CFI.co Meets the Chief Executive of Business Banking at Absa Bank: Roy Ross
For banks, shuffling deposits around is so last century. While taking deposits and extending credit – both in a plethora of often highly complex and innovative ways – remain at the heart of the banking industry, this stripped-down business model no longer suffices. In a sense, the modern bank – properly geared for future growth – is rediscovering its earlier function as an enabler of business and a driver of overall economic growth and, indeed, prosperity. Though still very much a provider of financial services, such a bank also operates in a social space – empowering local entrepreneurs and facilitating the growth of small and medium-sized businesses.
The story of Lethabo Milling, a black-owned company in South Africa, illustrates what a bank can accomplish once it decides to lend a helping hand to budding businesses. Through its Enterprise Development Fund, Absa Bank – one of South Africa’s Big Four banks and part of Barclays Africa Group – managed to forge a deal between Lethabo Milling and local Walmart subsidiary Massmart.
The miller is to supply the retail giant with 10,000 tonnes of maize meal. With this order in place, Lethabo Milling received a R8.2m (GBP467,000 / USD685,000 / EUR646,000) loan that enabled the company to buy a new mill, upgrade its plant, and acquire new packaging machinery. Meanwhile, Massmart contributed with a grant of R1.6m and is a guarantor for half of the loan amount.
According to Lethabo Milling CEO Xolani Ndzaba, the company’s growth has been hampered not so much by slack demand, but by a lack of financing. A relatively new company, Lethabo Milling was founded in 2010 on the premise of delivering quality products at convenient prices. However, breaking into the market and the various supply chains proved an uphill battle for the newcomer.
“SMEs are close to our heart,” says Roy Ross, Chief Executive of Business Banking at Absa Bank: “We do not just lend money to people; we can help them with almost any aspect of their business, from financial management to human resources and marketing.” Mr Ross is quite passionate in maintaining – and expanding – Absa Bank’s long-standing leadership role as the go-to and can-do bank for start-ups and micro, small, and medium-sized business in South Africa.
Mr Ross explains that the market may be divided into four distinct segments, each facing both unique needs and challenges. The lion’s share of that market is taken up by medium-sized businesses that are firmly established: “Since decades, these have been the companies we focus on: businesses with an annual turnover anywhere from R10m to R500m. They often need assistance to break out and embark on a trajectory of sustainable growth.”
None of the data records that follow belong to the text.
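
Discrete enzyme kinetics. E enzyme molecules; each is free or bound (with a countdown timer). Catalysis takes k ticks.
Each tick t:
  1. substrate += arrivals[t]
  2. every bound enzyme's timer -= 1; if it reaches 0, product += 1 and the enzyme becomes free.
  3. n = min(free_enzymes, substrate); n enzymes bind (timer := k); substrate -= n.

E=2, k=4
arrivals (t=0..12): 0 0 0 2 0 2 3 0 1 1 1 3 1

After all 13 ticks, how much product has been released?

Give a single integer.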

Smaller businesses, likewise boasting a solid track record, may also count on Absa Bank to provide the wherewithal and expertise necessary for growth: “These businesses are often run out of domestic premises and attain an annual turnover of between R1m and R10m. Not all of them are keen to pursue growth. In fact, only about twenty percent actively seek help to expand their business.”
That help is available at the nine Enterprise Development Centres maintained by Absa Bank throughout South Africa. Mr Ross: “It is here that emerging business can find the tools and knowhow needed for success. At the centres, our professionals are able to help smaller businesses plug into the value chains of our larger clients. Providing such linkages is an essential part of our business as a bank.”
Absa Bank also maintains an online portal where SMEs may display their products and services and find a wealth of business-related information. So far, over 20,000 small and medium-sized South African companies have registered at the portal which, crucially, also provides up-to-date specifics on contracts open to bidding and other business opportunities.
Throwing its not inconsiderable corporate weight behind a broader push to support and empower SMEs, Absa Bank has developed a framework of enterprise development policies that may come to serve as a blueprint for similar initiatives by the Barclay Africa Group elsewhere on the continent. Mr Ross explains: “Our model of business segmentation has proved quite successful and the idea is to extend it to other markets such as Kenya, Ghana, Botswana, and Zambia.”
The Absa Bank head of Business Banking is also leveraging the bank’s network of over 800 branches to keep in close proximity to clients and to roll out other initiatives. In the Tshwane Metropolitan Municipality (Pretoria and environs), Absa Bank is working with local authorities to develop and support micro businesses. With French development agency AFD (Agence Française de Développement) the bank has an agreement in place to install green energy supply systems for small businesses and farms.
“Recognised as key drivers of the economy, SMEs and agriculture sit high on the government agenda. In fact, a special Department of Small Business Development has now been created to coordinate efforts aimed at furthering entrepreneurship in the country. This shows the strong support the sector is awarded by the government. For a long time, Absa Bank has been one of the lead advocates of SMEs and agriculture. We already have a number of programmes in place to support small and emerging farmers. Partnering with the government, to help it attain the goals set, fits really well with Absa Bank’s own priorities and business model.”